裂缝尽头,一块巴掌大的铜镜碎片嵌在岩壁上,边缘被泥垢封得很死。
萧然用手帕裹住手指,小心地将碎片从石缝里撬出来。
触手冰凉,比魂木还凉。
他把泥垢擦掉,镜面上映出他的脸。
但那一瞬间,镜中的脸不是他自己。
是另一张脸——同样的眉眼轮廓,同样的嘴角弧度,但眼神更冷。
那种冷不是愤怒,不是杀意,是一种居高临下的审视,像是在端详一件等待了很久的藏品。
萧然眨了眨眼。
镜中已恢复自己的面容。
桃花眼,微扬的唇角,带着一丝若有若无的倦意。
“光照角度的问题?”

他在心里说。
他把铜镜碎片翻过来看背面。
背面的铜皮已经氧化成暗绿色,但能看出上面刻过符文。
笔画残缺不全,铜的断口边缘有极细小的气泡孔,密密麻麻,像是被酸液喷过。
他把铜镜碎片用帕子包好,塞进袖中。
手指碰到镜面的那一瞬,随之而来的不是头痛,是画面。
火焰。
残肢。
一个跪在尸体中间的白衣男子。
一个站在阴影中冷笑的女子。
画面持续了不到两息。
萧然单手扶住岩壁,做了三次深呼吸。
他的表情已经恢复了平时的从容,呼吸平稳,嘴角甚至挂回了一个极淡的笑意。
他转身走出岩壁裂缝,回到自己房间,把门关好。
他在黑暗中把铜镜碎片从袖中拿出来,放在窗台上。
月光恰好能照到它。

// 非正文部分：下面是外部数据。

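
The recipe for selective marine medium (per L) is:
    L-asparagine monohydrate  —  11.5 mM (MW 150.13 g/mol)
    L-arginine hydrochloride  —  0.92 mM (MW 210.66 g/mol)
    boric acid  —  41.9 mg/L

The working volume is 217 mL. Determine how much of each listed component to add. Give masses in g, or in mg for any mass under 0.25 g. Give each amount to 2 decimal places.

L-asparagine monohydrate 0.37 g; L-arginine hydrochloride 42.06 mg; boric acid 9.09 mg

Target volume = 217 mL = 0.217 L.
L-asparagine monohydrate: 11.5 mmol/L × 150.13 g/mol × 0.217 L ÷ 1000 = 0.37 g
L-arginine hydrochloride: 0.92 mmol/L × 210.66 mg/mmol × 0.217 L = 42.06 mg
boric acid: 41.9 mg/L × 0.217 L = 9.09 mg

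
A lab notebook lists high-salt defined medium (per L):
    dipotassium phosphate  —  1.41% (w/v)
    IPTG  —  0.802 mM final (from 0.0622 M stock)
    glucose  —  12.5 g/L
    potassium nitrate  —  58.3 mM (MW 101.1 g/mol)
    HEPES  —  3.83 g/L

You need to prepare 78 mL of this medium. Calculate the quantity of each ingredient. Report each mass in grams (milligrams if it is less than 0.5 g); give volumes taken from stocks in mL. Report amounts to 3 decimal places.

Scale factor relative to 1 L: 0.078.
dipotassium phosphate: 1.41% w/v = 14.1 g/L → 14.1 × 0.078 L = 1.100 g
IPTG: V = C2·V2/C1 = 0.802 mM × 78 mL ÷ 62.2 mM = 1.006 mL
glucose: 12.5 g/L × 0.078 L = 0.975 g
potassium nitrate: 58.3 mmol/L × 101.1 mg/mmol × 0.078 L = 459.742 mg
HEPES: 3.83 g/L × 0.078 L = 0.29874 g = 298.740 mg

dipotassium phosphate 1.100 g; IPTG 1.006 mL; glucose 0.975 g; potassium nitrate 459.742 mg; HEPES 298.740 mg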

镜面朝上,映着天花板的木纹。

“你打算告诉别人吗?”
“告诉什么?”


“铜镜碎片。你刚才在岩壁裂缝里捡到的。”
“明天再说。今晚先看看这东西是什么。”

––
次日凌晨,天还没亮。
小溪下游,守谷老傀蹲在水边,将第二张纸条压在鹅卵石下。
这张纸条的字迹比昨天清晰得多。
墨是新磨的,笔是新削的,写的时候手也比昨天稳。
它写完之后看了片刻,又补了一笔。
这一笔是“苏微”二字的最后一捺,捺得很长,拖出了一个不该有的弧度。
然后它站起来,木质的关节发出细微的吱嘎声。
他的手指断了几截,断口处有新的木茬。
它把断指从地上捡起来,放进口袋里——那个口袋已经鼓鼓囊囊,装了好几截碎掉的零件。
––
天色微亮时,赵江海在小溪边打水,发现了这张纸条。
他把纸条拿起来,借着晨光读了一遍。
眉头慢慢拧起来。
然后他放下水桶,把纸条拿回客房区。
孙映雪在廊下接过纸条,看了一眼。
她的表情没有变化,但把纸条折好收进了袖中。

“先别告诉全队。”

“为什么?”

“这条信息和柳舟的初始引导冲突。如果让钱无忧知道,他会直接去找木牌对质。昨天他在岔路口差点烧木牌——再让他情绪上头,下次没人救得了他。”
赵江海沉默了几息,点了点头。孙映雪从廊下站起来,拍了拍裙子上的灰。晨光照在她脸上,表情温婉如常。
萧然推开房门,恰好看到这一幕。